Temakinho: the masters of the format
We must acknowledge one thing: the Temakinho chain (which now has restaurants in London, Ibiza and Formentera) has made Brazilian sushi known to the Milanese on a large scale – and now thanks to the injection of capital from investment funds, to the rest of the world. Founded in 2013 by three Italian entrepreneurs in just 5 years Temakinho has grown and has become one of the most innovative European models of Japanese-Brazilian cuisine, as well as a machine to make money. And he did it with beautiful, colorful rooms, amusing, that after many years are still the favorite of the Influencers.

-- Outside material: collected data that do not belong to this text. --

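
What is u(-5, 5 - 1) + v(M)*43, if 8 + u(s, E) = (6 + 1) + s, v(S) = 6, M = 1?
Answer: 252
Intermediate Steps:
u(s, E) = -1 + s (u(s, E) = -8 + ((6 + 1) + s) = -8 + (7 + s) = -1 + s)
u(-5, 5 - 1) + v(M)*43 = (-1 - 5) + 6*43 = -6 + 258 = 252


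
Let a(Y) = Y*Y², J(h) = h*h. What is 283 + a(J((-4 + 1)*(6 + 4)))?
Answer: 729000283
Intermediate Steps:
J(h) = h²
a(Y) = Y³
283 + a(J((-4 + 1)*(6 + 4))) = 283 + (((-4 + 1)*(6 + 4))²)³ = 283 + ((-3*10)²)³ = 283 + ((-30)²)³ = 283 + 900³ = 283 + 729000000 = 729000283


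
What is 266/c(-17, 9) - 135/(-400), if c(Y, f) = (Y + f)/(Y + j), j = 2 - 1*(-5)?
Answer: 26627/80 ≈ 332.84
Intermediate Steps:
j = 7 (j = 2 + 5 = 7)
c(Y, f) = (Y + f)/(7 + Y) (c(Y, f) = (Y + f)/(Y + 7) = (Y + f)/(7 + Y))
266/c(-17, 9) - 135/(-400) = 266/(((-17 + 9)/(7 - 17))) - 135/(-400) = 266/((-8/(-10))) - 135*(-1/400) = 266/((-1/10*(-8))) + 27/80 = 266/(4/5) + 27/80 = 266*(5/4) + 27/80 = 665/2 + 27/80 = 26627/80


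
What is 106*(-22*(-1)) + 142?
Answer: 2474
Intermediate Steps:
106*(-22*(-1)) + 142 = 106*22 + 142 = 2332 + 142 = 2474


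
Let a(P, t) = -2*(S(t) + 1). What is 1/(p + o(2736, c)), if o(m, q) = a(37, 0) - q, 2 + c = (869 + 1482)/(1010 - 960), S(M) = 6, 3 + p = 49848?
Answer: 50/2489299 ≈ 2.0086e-5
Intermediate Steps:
p = 49845 (p = -3 + 49848 = 49845)
a(P, t) = -14 (a(P, t) = -2*(6 + 1) = -2*7 = -14)
c = 2251/50 (c = -2 + (869 + 1482)/(1010 - 960) = -2 + 2351/50 = 2251/50 ≈ 45.020)
o(m, q) = -14 - q
1/(p + o(2736, c)) = 1/(49845 + (-14 - 1*2251/50)) = 1/(49845 + (-14 - 2251/50)) = 1/(49845 - 2951/50) = 1/(2489299/50) = 50/2489299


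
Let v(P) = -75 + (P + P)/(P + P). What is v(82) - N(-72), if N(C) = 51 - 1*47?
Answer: -78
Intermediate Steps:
N(C) = 4 (N(C) = 51 - 47 = 4)
v(P) = -74 (v(P) = -75 + (2*P)/((2*P)) = -75 + (2*P)*(1/(2*P)) = -75 + 1 = -74)
v(82) - N(-72) = -74 - 1*4 = -74 - 4 = -78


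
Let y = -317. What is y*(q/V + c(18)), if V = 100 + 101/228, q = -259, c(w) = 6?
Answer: -24838218/22901 ≈ -1084.6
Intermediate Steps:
V = 22901/228 (V = 100 + 101*(1/228) = 100 + 101/228 = 22901/228 ≈ 100.44)
y*(q/V + c(18)) = -317*(-259/22901/228 + 6) = -317*(-259*228/22901 + 6) = -317*(-59052/22901 + 6) = -317*78354/22901 = -24838218/22901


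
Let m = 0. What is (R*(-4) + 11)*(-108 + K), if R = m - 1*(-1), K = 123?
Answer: 105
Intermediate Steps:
R = 1 (R = 0 - 1*(-1) = 0 + 1 = 1)
(R*(-4) + 11)*(-108 + K) = (1*(-4) + 11)*(-108 + 123) = (-4 + 11)*15 = 7*15 = 105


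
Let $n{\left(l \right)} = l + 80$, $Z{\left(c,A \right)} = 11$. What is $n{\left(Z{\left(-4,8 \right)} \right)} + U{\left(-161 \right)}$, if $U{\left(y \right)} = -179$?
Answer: $-88$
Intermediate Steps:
$n{\left(l \right)} = 80 + l$
$n{\left(Z{\left(-4,8 \right)} \right)} + U{\left(-161 \right)} = \left(80 + 11\right) - 179 = 91 - 179 = -88$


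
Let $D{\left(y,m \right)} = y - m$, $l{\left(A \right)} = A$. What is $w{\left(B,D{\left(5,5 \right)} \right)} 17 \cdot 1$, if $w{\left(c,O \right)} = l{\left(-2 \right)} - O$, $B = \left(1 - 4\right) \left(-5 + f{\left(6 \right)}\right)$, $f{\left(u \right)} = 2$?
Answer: $-34$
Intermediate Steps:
$B = 9$ ($B = \left(1 - 4\right) \left(-5 + 2\right) = \left(-3\right) \left(-3\right) = 9$)
$w{\left(c,O \right)} = -2 - O$
$w{\left(B,D{\left(5,5 \right)} \right)} 17 \cdot 1 = \left(-2 - \left(5 - 5\right)\right) 17 \cdot 1 = \left(-2 - 0\right) 17 \cdot 1 = \left(-2 + 0\right) 17 \cdot 1 = \left(-2\right) 17 \cdot 1 = \left(-34\right) 1 = -34$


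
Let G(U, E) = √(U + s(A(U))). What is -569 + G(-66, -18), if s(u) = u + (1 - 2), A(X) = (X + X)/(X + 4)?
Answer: -569 + I*√62341/31 ≈ -569.0 + 8.0542*I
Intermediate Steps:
A(X) = 2*X/(4 + X) (A(X) = (2*X)/(4 + X) = 2*X/(4 + X))
s(u) = -1 + u (s(u) = u - 1 = -1 + u)
G(U, E) = √(-1 + U + 2*U/(4 + U)) (G(U, E) = √(U + (-1 + 2*U/(4 + U))) = √(-1 + U + 2*U/(4 + U)))
-569 + G(-66, -18) = -569 + √((-4 - 66 - 66*(4 - 66))/(4 - 66)) = -569 + √((-4 - 66 - 66*(-62))/(-62)) = -569 + √(-(-4 - 66 + 4092)/62) = -569 + √(-1/62*4022) = -569 + √(-2011/31) = -569 + I*√62341/31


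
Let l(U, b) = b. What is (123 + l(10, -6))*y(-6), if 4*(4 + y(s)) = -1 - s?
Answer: -1287/4 ≈ -321.75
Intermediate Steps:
y(s) = -17/4 - s/4 (y(s) = -4 + (-1 - s)/4 = -4 + (-¼ - s/4) = -17/4 - s/4)
(123 + l(10, -6))*y(-6) = (123 - 6)*(-17/4 - ¼*(-6)) = 117*(-17/4 + 3/2) = 117*(-11/4) = -1287/4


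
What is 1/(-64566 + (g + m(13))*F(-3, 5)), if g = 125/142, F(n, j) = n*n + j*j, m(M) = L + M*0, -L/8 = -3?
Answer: -71/4524125 ≈ -1.5694e-5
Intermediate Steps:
L = 24 (L = -8*(-3) = 24)
m(M) = 24 (m(M) = 24 + M*0 = 24 + 0 = 24)
F(n, j) = j² + n² (F(n, j) = n² + j² = j² + n²)
g = 125/142 (g = 125*(1/142) = 125/142 ≈ 0.88028)
1/(-64566 + (g + m(13))*F(-3, 5)) = 1/(-64566 + (125/142 + 24)*(5² + (-3)²)) = 1/(-64566 + 3533*(25 + 9)/142) = 1/(-64566 + (3533/142)*34) = 1/(-64566 + 60061/71) = 1/(-4524125/71) = -71/4524125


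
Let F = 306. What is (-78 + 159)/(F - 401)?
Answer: -81/95 ≈ -0.85263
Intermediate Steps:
(-78 + 159)/(F - 401) = (-78 + 159)/(306 - 401) = 81/(-95) = 81*(-1/95) = -81/95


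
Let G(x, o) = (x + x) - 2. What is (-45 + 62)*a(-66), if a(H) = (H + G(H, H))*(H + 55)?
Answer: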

Before them the "temaki", the cone of nori seaweed stuffed with rice and raw fish, was still unknown, keeping up with the times and now they also offer breakfast, always in fusion sauce.

Y-not: aperisushi
Local in the Brera area, Milanese furniture and property, serving Japanese-Brazilian style sushi in a crowded urban mood. So in addition to business lunch you can also stop for an aperitif with a saucer paired with wine or cocktails. Among the specialties, chimeras like uramaki with venus rice or Mexican ones with jalapenos and nachos, the exotic fruit replaces the local one, like the apple combined with tuna and Philadelphia and the tempura is also of pumpkin flowers and shrimp. A handful of hot dishes.

Bomaki: without borders
Casual, the Bomaki of chef Jeric Bautista, is a "uramakery", that is, it focuses on the thousand creative versions of uramaki – but over the years has developed Japanese-Brazilian tacos and jap-style burritos. Inside the uramaki we end up with everything: avocado, parmesan, cheddar, jalapenos, spreadable cheese, mango, pistachios, … are stuffed, rolled up, topped, flambéed, rolled in chips. Fun, a (fairly) healthy junk-food in the form of sushi where it abounds with mayonnaise and sauces. Opened in 2013 in full swing, in Corso Sempione, now the premises are 6, colorful, with tropical wallpaper and background music.

Japan Square
Last arrived among the openings of nippo-brasiliani, it is of Neapolitan property. From the name it might seem a new super-colored venue, instead they focused on a more "adult" environment. The menu is more or less the same, made of creative rolls, temaki etc. New in the industry, they also make sandwiches, a couple of hot rolls and offer a € 15 single-course lunch with raw fish, rice and roll. Even here, Italy enters in arrogance as for the Carpaccio of Salmon seasoned with oil and basil.